There is a plain PHP version which can be used by
including the edit_functions.php file and calling the
tdit() function:-

function tdit($action)

  returns a string with This Day in Tech Quote(s).

Specify the strings 'all' or 'random' as the $action
parameter to print all entries for today, or just a
single random one respectively.

function tdit_dm($action,$day,$month)

Does as above but lets you specify a day and month. There
is also test script which dumps the whole book.

Joomla Plugins

There is a Joomla 2.5 and a Joomla 1.5> version.

Tested with only  Joomla 3.0 and Joomla 1.5 because that
is what I had access to.

Install the plugin in the normal way. You need sqlite3
php support on your server (usually built in to PHP5+).
To use the plugin, in your content insert

{tdit}single{/tdit}

or

{tdit}all{/tdit}

and the text above will be replaced in an article with
the either a single event for the day or all the events
for the day as a unordered list with the css class
tdit_list.

NB: If you get no output for an entry check the
tdit/tdit_functions.php  file in the joomla plugin
install. The htmlentities function was causing output to
disappear on one server I tried it on. YMMV.
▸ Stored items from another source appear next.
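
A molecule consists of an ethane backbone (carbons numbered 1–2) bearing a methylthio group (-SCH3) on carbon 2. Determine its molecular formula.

C3H8S

Atom tally by fragment:
  CH3 → C:1 H:3
  CH2SCH3 → C:2 H:5 S:1
Element totals:
  C: 3
  H: 8
  S: 1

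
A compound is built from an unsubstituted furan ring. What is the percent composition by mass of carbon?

70.58%

Atom tally by fragment:
  furan ring core → C:4 H:4 O:1
Element totals:
  C: 4
  H: 4
  O: 1
Molecular formula: C4H4O.
Molar mass = 68.075 g/mol.
Mass from C: 4 × 12.011 = 48.044 g/mol.
%C = 48.044 / 68.075 × 100 = 70.58%.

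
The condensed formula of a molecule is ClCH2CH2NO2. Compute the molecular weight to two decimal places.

109.51 g/mol

Element totals:
  C: 2
  H: 4
  Cl: 1
  N: 1
  O: 2
Molecular formula: C2H4ClNO2.
  M = 2(12.011) + 4(1.008) + 35.45 + 14.007 + 2(15.999)
    = 24.022 + 4.032 + 35.450 + 14.007 + 31.998 = 109.509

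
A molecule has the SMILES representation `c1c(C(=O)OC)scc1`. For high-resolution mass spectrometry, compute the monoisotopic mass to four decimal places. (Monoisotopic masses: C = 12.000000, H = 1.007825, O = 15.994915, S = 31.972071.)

142.0089

Atom tally by fragment:
  thiophene ring core → C:4 H:4 S:1
  (− 1 ring H displaced by substituents)
  + COOCH3 → C:2 H:3 O:2
Element totals:
  C: 6
  H: 6
  O: 2
  S: 1
Molecular formula: C6H6O2S.
  M = 6(12.0) + 6(1.007825) + 2(15.994915) + 31.972071
    = 72.000000 + 6.046950 + 31.989830 + 31.972071 = 142.008851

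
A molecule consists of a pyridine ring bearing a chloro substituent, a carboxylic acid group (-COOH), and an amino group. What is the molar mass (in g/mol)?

Atom tally by fragment:
  pyridine ring core → C:5 H:5 N:1
  (− 3 ring H displaced by substituents)
  + Cl → Cl:1
  + COOH → C:1 H:1 O:2
  + NH2 → N:1 H:2
Element totals:
  C: 6
  H: 5
  Cl: 1
  N: 2
  O: 2
Molecular formula: C6H5ClN2O2.
  M = 6(12.011) + 5(1.008) + 35.45 + 2(14.007) + 2(15.999)
    = 72.066 + 5.040 + 35.450 + 28.014 + 31.998 = 172.568

172.57 g/mol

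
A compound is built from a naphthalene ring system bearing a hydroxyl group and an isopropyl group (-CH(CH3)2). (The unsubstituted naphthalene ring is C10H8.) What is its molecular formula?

C13H14O

Atom tally by fragment:
  naphthalene ring system core → C:10 H:8
  (− 2 ring H displaced by substituents)
  + OH → O:1 H:1
  + CH(CH3)2 → C:3 H:7
Element totals:
  C: 13
  H: 14
  O: 1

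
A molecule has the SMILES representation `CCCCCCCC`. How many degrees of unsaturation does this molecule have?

Atom tally by fragment:
  CH3 → C:1 H:3
  CH2 → C:1 H:2
  CH2 → C:1 H:2
  CH2 → C:1 H:2
  CH2 → C:1 H:2
  CH2 → C:1 H:2
  CH2 → C:1 H:2
  CH3 → C:1 H:3
Element totals:
  C: 8
  H: 18
Molecular formula: C8H18.
DoU = (2C + 2 + N − H − X) / 2 = (2·8 + 2 + 0 − 18 − 0) / 2 = 0.

0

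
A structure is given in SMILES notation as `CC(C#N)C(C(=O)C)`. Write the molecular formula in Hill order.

Atom tally by fragment:
  CH3 → C:1 H:3
  CH(CN) → C:2 H:1 N:1
  CH2COCH3 → C:3 H:5 O:1
Element totals:
  C: 6
  H: 9
  N: 1
  O: 1

C6H9NO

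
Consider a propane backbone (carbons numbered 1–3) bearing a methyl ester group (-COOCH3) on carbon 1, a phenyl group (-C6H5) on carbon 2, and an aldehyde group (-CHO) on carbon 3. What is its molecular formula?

Atom tally by fragment:
  CH3OOCCH2 → C:3 H:5 O:2
  CH(C6H5) → C:7 H:6
  CH2CHO → C:2 H:3 O:1
Element totals:
  C: 12
  H: 14
  O: 3

C12H14O3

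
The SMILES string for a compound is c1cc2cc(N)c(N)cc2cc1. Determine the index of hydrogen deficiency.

7

Atom tally by fragment:
  naphthalene ring system core → C:10 H:8
  (− 2 ring H displaced by substituents)
  + NH2 → N:1 H:2
  + NH2 → N:1 H:2
Element totals:
  C: 10
  H: 10
  N: 2
Molecular formula: C10H10N2.
DoU = (2C + 2 + N − H − X) / 2 = (2·10 + 2 + 2 − 10 − 0) / 2 = 7.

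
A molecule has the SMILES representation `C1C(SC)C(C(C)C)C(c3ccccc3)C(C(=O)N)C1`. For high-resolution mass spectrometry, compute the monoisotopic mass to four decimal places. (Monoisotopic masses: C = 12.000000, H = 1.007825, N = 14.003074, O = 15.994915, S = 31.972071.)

Atom tally by fragment:
  cyclohexane ring core → C:6 H:12
  (− 4 ring H displaced by substituents)
  + SCH3 → C:1 H:3 S:1
  + CH(CH3)2 → C:3 H:7
  + C6H5 → C:6 H:5
  + CONH2 → C:1 H:2 O:1 N:1
Element totals:
  C: 17
  H: 25
  N: 1
  O: 1
  S: 1
Molecular formula: C17H25NOS.
  M = 17(12.0) + 25(1.007825) + 14.003074 + 15.994915 + 31.972071
    = 204.000000 + 25.195625 + 14.003074 + 15.994915 + 31.972071 = 291.165685

291.1657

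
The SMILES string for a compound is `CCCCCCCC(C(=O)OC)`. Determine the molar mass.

Atom tally by fragment:
  CH3 → C:1 H:3
  CH2 → C:1 H:2
  CH2 → C:1 H:2
  CH2 → C:1 H:2
  CH2 → C:1 H:2
  CH2 → C:1 H:2
  CH2 → C:1 H:2
  CH2COOCH3 → C:3 H:5 O:2
Element totals:
  C: 10
  H: 20
  O: 2
Molecular formula: C10H20O2.
  M = 10(12.011) + 20(1.008) + 2(15.999)
    = 120.110 + 20.160 + 31.998 = 172.268

172.27 g/mol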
Building the console programs from source

Download the source code from here. Extract the archive
somewhere. I've built successfully so far for 32 bit
linux, 64 bit linux, 32 bit OSX and for 32 bit Windows
(on 64 bit windows).

For windows you need a MinGW/msys setup. Though it should
build easily enough with any C complier.

It just seemed to work on OSX. On linux you need the
usual gcc GNU make etc.

To build:-

cd into the extracted directory.


Just type:-

make -f nameofthemakefilefortheplatformyouron

e.g.

make -f Makefile.linux

And it should all build.

NB: The Makefile.linux32 makefile is to build a 32bit
binary on a 64bit linux system.

Follow the installation instructions to install.


Licence

This work is licensed under a Creative Commons
Attribution-ShareAlike 3.0 Unported License as is Tom's
original work.

http://creativecommons.org/licenses/by-sa/3.0/deed.en

Thanks to Tom Merritt for a great project.